23.08.2004 | aktual.: 23.08.2004 07:16
"Grażyna S. od kilku lat mieszkała na golędzinowskich działkach. Sierota z domu dziecka, bez pracy, znalazła tam schronienie. Żyła ze zbierania puszek, butelek i dorywczych prac. Wczoraj rankiem szła po betonowej drodze wraz z Herbertem G. Mężczyzna dostał przepustkę z więzienia i spędzał wolny czas na działkach" - podaje gazeta.
"Kwadrans przed godz. 6 na drodze pojawiło się rozpędzone volvo. (...) Auto uderzyło w nich z bardzo dużą prędkością, roztrącając ciała jak kręgle. 34-letnia kobieta zginęła na miejscu. Jej kompan upadł nieprzytomny obok - obecnie jest w ciężkim stanie. Siła uderzenia była tak duża, że z volvo odpadła tablica rejestracyjna. Kierowca najpierw nie zatrzymał się, by pomóc rannym, ale po kilkuset metrach wrócił" - relacjonuje dziennik.

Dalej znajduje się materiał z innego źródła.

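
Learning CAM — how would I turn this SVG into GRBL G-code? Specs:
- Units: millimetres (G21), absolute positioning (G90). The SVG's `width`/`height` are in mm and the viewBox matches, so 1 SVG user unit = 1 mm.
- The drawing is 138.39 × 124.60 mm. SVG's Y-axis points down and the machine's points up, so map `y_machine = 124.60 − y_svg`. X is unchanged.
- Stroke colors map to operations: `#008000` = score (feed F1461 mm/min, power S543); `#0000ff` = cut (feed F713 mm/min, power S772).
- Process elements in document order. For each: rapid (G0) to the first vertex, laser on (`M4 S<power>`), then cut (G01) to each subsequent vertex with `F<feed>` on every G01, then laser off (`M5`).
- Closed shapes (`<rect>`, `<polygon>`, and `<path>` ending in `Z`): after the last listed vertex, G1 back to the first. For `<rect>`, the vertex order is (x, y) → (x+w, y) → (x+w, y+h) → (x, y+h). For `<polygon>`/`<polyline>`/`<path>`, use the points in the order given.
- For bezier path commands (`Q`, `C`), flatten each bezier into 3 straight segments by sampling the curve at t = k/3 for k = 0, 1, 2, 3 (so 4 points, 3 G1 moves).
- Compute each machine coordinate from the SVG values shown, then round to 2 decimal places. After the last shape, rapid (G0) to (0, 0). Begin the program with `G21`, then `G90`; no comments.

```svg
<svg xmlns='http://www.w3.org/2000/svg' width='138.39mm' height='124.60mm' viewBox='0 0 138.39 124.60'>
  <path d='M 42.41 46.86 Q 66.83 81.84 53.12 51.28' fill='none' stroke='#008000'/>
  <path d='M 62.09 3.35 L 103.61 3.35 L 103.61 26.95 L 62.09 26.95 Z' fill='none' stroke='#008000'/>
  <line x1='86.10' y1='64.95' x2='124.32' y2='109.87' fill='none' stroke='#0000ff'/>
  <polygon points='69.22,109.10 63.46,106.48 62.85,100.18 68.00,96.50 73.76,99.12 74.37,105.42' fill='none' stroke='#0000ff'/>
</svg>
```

G21
G90
G0 X42.41 Y77.74
M4 S543
G01 X54.45 Y61.70 F1461
G01 X58.02 Y60.23 F1461
G01 X53.12 Y73.32 F1461
M5
G0 X62.09 Y121.25
M4 S543
G01 X103.61 Y121.25 F1461
G01 X103.61 Y97.65 F1461
G01 X62.09 Y97.65 F1461
G01 X62.09 Y121.25 F1461
M5
G0 X86.10 Y59.65
M4 S772
G01 X124.32 Y14.73 F713
M5
G0 X69.22 Y15.50
M4 S772
G01 X63.46 Y18.12 F713
G01 X62.85 Y24.42 F713
G01 X68.00 Y28.10 F713
G01 X73.76 Y25.48 F713
G01 X74.37 Y19.18 F713
G01 X69.22 Y15.50 F713
M5
G0 X0.00 Y0.00

1 u = 1 mm; y_m = 124.60 − y.

[1] `<path>` quadratic bezier, #008000→score S543 F1461: (42.41,77.74) → (54.45,61.70) → (58.02,60.23) → (53.12,73.32)

[2] `<path>` rectangle, #008000→score S543 F1461: (62.09,121.25) → (103.61,121.25) → (103.61,97.65) → (62.09,97.65) → (62.09,121.25) (closed)

[3] `<line>` line segment, #0000ff→cut S772 F713: (86.10,59.65) → (124.32,14.73)

[4] `<polygon>` regular polygon, #0000ff→cut S772 F713: (69.22,15.50) → (63.46,18.12) → (62.85,24.42) → (68.00,28.10) → (73.76,25.48) → (74.37,19.18) → (69.22,15.50) (closed)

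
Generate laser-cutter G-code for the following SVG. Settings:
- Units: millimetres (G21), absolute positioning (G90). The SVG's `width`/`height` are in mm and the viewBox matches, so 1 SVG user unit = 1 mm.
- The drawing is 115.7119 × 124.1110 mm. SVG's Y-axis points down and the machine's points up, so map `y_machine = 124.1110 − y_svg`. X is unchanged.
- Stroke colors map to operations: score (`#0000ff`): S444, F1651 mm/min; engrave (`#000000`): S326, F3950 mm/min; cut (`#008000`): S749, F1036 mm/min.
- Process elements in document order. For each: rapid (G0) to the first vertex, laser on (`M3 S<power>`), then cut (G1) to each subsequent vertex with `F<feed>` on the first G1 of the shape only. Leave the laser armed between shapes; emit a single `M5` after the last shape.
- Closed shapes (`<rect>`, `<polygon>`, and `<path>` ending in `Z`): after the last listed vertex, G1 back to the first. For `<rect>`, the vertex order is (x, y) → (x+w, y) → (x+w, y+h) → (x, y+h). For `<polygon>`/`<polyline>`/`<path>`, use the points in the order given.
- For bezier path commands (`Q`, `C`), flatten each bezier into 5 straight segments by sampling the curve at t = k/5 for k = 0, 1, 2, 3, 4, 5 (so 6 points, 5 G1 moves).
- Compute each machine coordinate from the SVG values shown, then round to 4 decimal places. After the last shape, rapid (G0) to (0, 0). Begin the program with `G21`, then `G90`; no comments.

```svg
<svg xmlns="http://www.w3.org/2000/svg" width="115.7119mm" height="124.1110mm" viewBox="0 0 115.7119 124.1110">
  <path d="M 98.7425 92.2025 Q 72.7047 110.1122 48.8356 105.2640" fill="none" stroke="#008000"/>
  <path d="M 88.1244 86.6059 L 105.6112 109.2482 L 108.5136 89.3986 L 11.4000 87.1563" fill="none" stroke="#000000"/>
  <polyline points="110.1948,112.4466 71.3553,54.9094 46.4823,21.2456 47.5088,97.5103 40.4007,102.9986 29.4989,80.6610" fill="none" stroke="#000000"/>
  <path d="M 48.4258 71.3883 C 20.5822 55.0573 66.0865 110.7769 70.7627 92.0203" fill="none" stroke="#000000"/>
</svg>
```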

"Policjanci z drogówki znaleźli na miejscu wypadku tablicę rejestracyjną. Okazało się, że pochodzi z volvo zarejestrowanego na żonę warszawskiego policjanta z wydziału wywiadowczo- patrolowego Komendy Stołecznej Policji. Drogówka znalazła poszukiwany samochód w Truskawiu. Jednak nie trafili na żaden ślad kierowcy" - podaje gazeta.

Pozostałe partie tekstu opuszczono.